Now, my package is distributed as wheel
package via hatchling
, so my pyproject.toml
looks similar to this:
[build-system]
requires = ["hatchling"]
build-backend = "hatchling.build"
[project]
name = "My project"
version = "1.0.0"
authors = [ ]
description = "New method"
readme = "README.md" requires-python = ">=3.12"
classifiers = [
"Programming Language :: Python :: 3",
"License :: OSI Approved :: GNU General Public License v3 (GPLv3)",
"Operating System :: POSIX :: Linux", ]
dependencies = [
"qiskit==1..0",
"qiskit-nature>=0.5.1",
"numpy>=1.23.0",
"deprecated>=1.2.0"]
Is there any way to deal with such an external dependency automatically?
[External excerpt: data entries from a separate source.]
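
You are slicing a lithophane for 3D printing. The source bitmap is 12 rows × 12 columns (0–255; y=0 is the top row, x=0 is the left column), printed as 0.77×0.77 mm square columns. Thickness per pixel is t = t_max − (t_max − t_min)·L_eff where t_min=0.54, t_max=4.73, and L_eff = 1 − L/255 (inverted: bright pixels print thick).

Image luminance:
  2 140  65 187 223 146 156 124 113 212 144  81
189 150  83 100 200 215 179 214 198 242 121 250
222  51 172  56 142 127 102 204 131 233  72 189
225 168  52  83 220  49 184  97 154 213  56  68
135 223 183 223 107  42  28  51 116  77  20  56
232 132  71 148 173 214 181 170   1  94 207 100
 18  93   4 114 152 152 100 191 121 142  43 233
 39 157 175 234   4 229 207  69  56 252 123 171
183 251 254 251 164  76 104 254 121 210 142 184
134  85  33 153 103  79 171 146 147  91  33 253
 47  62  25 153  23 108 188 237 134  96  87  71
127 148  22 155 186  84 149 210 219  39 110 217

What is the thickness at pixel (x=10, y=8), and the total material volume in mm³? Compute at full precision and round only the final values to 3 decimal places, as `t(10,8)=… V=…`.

t(10,8)=2.873 V=236.914

span = t_max - t_min = 4.73 - 0.54 = 4.190
L(10,8) = 142, L_eff = 1 - 142/255 = 0.443137 (inverted)
t(10,8) = 4.73 - 4.190·0.443137 = 2.873
Σt over all 12·12 pixels = 5094707/12750 ≈ 399.5848627
V = pitch²·Σt = 0.77²·5094707/12750 = 236.914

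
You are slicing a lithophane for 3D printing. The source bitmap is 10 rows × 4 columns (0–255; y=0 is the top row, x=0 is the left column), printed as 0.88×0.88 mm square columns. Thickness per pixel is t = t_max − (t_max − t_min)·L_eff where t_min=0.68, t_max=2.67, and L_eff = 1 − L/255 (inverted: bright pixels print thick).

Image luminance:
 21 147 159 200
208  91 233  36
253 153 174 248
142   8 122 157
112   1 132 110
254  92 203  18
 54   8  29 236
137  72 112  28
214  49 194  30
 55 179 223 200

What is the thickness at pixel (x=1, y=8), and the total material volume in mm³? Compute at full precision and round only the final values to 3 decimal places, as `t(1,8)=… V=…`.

span = t_max - t_min = 2.67 - 0.68 = 1.990
L(1,8) = 49, L_eff = 1 - 49/255 = 0.807843 (inverted)
t(1,8) = 2.67 - 1.990·0.807843 = 1.062
Σt over all 10·4 pixels = 284551/4250 ≈ 66.9531765
V = pitch²·Σt = 0.88²·284551/4250 = 51.849

t(1,8)=1.062 V=51.849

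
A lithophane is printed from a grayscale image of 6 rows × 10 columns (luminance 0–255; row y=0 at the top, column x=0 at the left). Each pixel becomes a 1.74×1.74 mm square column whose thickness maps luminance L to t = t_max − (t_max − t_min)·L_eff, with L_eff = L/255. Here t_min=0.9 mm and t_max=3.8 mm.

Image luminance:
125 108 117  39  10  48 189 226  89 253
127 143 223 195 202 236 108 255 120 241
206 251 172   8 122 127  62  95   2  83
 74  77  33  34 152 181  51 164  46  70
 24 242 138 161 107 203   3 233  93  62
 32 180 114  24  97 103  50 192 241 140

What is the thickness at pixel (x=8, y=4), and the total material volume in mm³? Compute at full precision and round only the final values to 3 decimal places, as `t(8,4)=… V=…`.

span = t_max - t_min = 3.8 - 0.9 = 2.900
L(8,4) = 93, L_eff = 93/255 = 0.364706
t(8,4) = 3.8 - 2.900·0.364706 = 2.742
Σt over all 6·10 pixels = 121271/850 ≈ 142.6717647
V = pitch²·Σt = 1.74²·121271/850 = 431.953

t(8,4)=2.742 V=431.953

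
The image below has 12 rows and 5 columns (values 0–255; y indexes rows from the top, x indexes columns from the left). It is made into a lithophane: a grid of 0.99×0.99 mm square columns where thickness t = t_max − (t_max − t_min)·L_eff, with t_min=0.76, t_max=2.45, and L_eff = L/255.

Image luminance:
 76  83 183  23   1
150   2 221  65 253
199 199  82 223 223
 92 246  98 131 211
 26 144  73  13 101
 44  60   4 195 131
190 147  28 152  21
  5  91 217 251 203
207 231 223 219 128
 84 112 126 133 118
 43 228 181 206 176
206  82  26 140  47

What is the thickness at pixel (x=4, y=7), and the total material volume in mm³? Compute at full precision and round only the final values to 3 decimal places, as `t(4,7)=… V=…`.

t(4,7)=1.105 V=93.585

span = t_max - t_min = 2.45 - 0.76 = 1.690
L(4,7) = 203, L_eff = 203/255 = 0.796078
t(4,7) = 2.45 - 1.690·0.796078 = 1.105
Σt over all 12·5 pixels = 811621/8500 ≈ 95.4848235
V = pitch²·Σt = 0.99²·811621/8500 = 93.585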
Ideally it'd download and install Psi4 from its repositories, but if not, is there any way to get at least a warning before the download from PyPi starts?
I had a look around and found this related question, which, unfortunately, got no answers:
If you use a setup.py instead of pyproject.toml, you can add an installation check for psi4. pyproject.toml
does not natively support conda packages.
For setup.py, you can approach it like:
import subprocess
import sys
try:
import psi4
except ImportError:
subprocess.check_call([sys.executable, "-m", "conda", "install", "-c", "psi4", "psi4"])
from setuptools import setup
setup(
# Your package configuration here
)
For more information on setuptools and how to create it to replicate the work of your pyproject.toml see here.
Additionally, You can add in your README.md about the conda dependency.
When the pypi package is downloaded, setup.py is run automatically and therefore you can also add a warning in there too if you dont want to install it directly.
This approach work with sdist
and not with wheels
as they bypass it as mentioned in the comments by @phd.
For wheels
, you can add a piece of code in your project itself to check for psi4
and either warn and exit or install it.
before you begin your work in the code file add something like this:
try:
import psi4
except ImportError:
raise ImportError("Psi4 is required but not installed. Please install it via Conda: "
"`conda install -c conda-forge psi4`.")
Additionally, You can add it in your README.md
and also add a long description where it is stated properly that psi4 is a requirement.